Gallagher K T, Shaham B, Reiff A, Tournay A, Villablanca J P, Curran J, Nelson M D, Bernstein B, Rawlings D J
Department of Rheumatology, Children's Hospital Los Angeles, California, USA.
J Rheumatol. 2001 Mar;28(3):616-23.
We describe 5 children who meet criteria for primary angiitis of the central nervous system (PACNS). All patients presented with headache and/or focal neurologic deficits and exhibited clinical and/or radiographic evidence of disease progression. Two patients had disease progression prior to combined treatment with cyclophosphamide and corticosteroids; one progressed while receiving intravenous cyclophosphamide and stabilized after a change to daily oral dosing; one progressed after discontinuing therapy after less than 12 months and improved after retreatment; and one progressed on steroid therapy alone but was lost to followup.
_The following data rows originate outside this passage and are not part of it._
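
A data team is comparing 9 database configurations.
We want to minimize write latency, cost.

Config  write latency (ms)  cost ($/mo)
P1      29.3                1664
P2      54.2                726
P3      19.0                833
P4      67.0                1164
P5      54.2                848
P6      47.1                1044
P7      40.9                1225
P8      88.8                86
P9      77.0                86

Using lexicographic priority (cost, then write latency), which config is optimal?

P9

First minimize cost: best is 86, kept {P8, P9}.
Then minimize write latency: best is 77.0, kept {P9}.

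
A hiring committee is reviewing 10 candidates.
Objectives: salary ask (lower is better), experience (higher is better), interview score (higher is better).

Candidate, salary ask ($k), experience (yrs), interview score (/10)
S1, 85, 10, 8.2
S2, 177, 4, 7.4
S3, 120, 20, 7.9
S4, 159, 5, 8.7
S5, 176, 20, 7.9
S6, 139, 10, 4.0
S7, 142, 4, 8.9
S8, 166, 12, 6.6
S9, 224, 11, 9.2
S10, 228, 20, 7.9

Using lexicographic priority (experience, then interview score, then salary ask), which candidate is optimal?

First maximize experience: best is 20, kept {S3, S5, S10}.
Then maximize interview score: best is 7.9, kept {S3, S5, S10}.
Then minimize salary ask: best is 120, kept {S3}.

S3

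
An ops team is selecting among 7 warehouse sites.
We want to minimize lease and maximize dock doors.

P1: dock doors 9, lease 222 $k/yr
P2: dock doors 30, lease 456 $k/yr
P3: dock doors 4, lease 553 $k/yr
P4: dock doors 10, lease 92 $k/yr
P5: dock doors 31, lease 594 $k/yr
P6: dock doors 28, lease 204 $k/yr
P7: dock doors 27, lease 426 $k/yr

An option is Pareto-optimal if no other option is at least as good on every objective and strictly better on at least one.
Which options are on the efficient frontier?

P2, P4, P5, P6

P1: dominated by P4 (dock doors 10≥9, lease 92≤222).
P2: not dominated.
P3: dominated by P1 (dock doors 9≥4, lease 222≤553).
P4: not dominated (best lease).
P5: not dominated (best dock doors).
P6: not dominated.
P7: dominated by P6 (dock doors 28≥27, lease 204≤426).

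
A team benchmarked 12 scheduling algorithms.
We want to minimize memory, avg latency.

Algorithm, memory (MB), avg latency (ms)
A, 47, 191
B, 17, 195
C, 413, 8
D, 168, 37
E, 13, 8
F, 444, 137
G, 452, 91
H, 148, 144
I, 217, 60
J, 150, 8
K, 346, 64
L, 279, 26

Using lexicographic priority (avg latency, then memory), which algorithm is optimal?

E

First minimize avg latency: best is 8, kept {C, E, J}.
Then minimize memory: best is 13, kept {E}.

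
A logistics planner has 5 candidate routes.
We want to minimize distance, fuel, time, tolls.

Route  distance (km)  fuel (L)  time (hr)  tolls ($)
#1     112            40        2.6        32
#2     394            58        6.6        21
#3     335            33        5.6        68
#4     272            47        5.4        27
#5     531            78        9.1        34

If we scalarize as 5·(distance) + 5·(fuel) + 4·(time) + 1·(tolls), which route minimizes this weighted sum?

#1

#1: 5·112 + 5·40 + 4·2.6 + 1·32 = 802.4
#2: 5·394 + 5·58 + 4·6.6 + 1·21 = 2307.4
#3: 5·335 + 5·33 + 4·5.6 + 1·68 = 1930.4
#4: 5·272 + 5·47 + 4·5.4 + 1·27 = 1643.6
#5: 5·531 + 5·78 + 4·9.1 + 1·34 = 3115.4
Lowest: #1 at 802.4.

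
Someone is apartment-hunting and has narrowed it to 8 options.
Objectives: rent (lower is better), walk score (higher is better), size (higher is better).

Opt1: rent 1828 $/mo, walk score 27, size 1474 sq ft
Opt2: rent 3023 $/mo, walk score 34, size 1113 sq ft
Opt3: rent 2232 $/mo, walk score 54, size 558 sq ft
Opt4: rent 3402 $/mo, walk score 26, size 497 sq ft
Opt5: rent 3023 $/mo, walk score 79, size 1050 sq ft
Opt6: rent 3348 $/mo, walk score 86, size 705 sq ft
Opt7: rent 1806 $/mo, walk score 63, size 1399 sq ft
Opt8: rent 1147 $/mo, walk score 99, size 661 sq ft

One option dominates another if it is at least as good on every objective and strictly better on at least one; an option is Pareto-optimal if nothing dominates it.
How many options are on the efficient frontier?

Opt1: not dominated (best size).
Opt2: dominated by Opt7 (rent 1806≤3023, walk score 63≥34, size 1399≥1113).
Opt3: dominated by Opt7 (rent 1806≤2232, walk score 63≥54, size 1399≥558).
Opt4: dominated by Opt1 (rent 1828≤3402, walk score 27≥26, size 1474≥497).
Opt5: not dominated.
Opt6: not dominated.
Opt7: not dominated.
Opt8: not dominated (best rent).
Pareto-optimal: Opt1, Opt5, Opt6, Opt7, Opt8 → 5.

5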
Children who have frequent or severe headaches or focal neurologic deficits should be carefully evaluated and those meeting criteria for PACNS should be treated aggressively.
我们描述了5名符合中枢神经系统原发性血管炎(PACNS)标准的儿童。所有患者均表现为头痛和/或局灶性神经功能缺损,并呈现出疾病进展的临床和/或影像学证据。2例患者在接受环磷酰胺和皮质类固醇联合治疗前病情进展;1例在接受静脉注射环磷酰胺时病情进展,改为每日口服给药后病情稳定;1例在治疗不到12个月后停药病情进展,再次治疗后病情改善;1例仅接受类固醇治疗病情进展,但失访。对于经常出现严重头痛或局灶性神经功能缺损的儿童,应进行仔细评估,符合PACNS标准的儿童应积极治疗。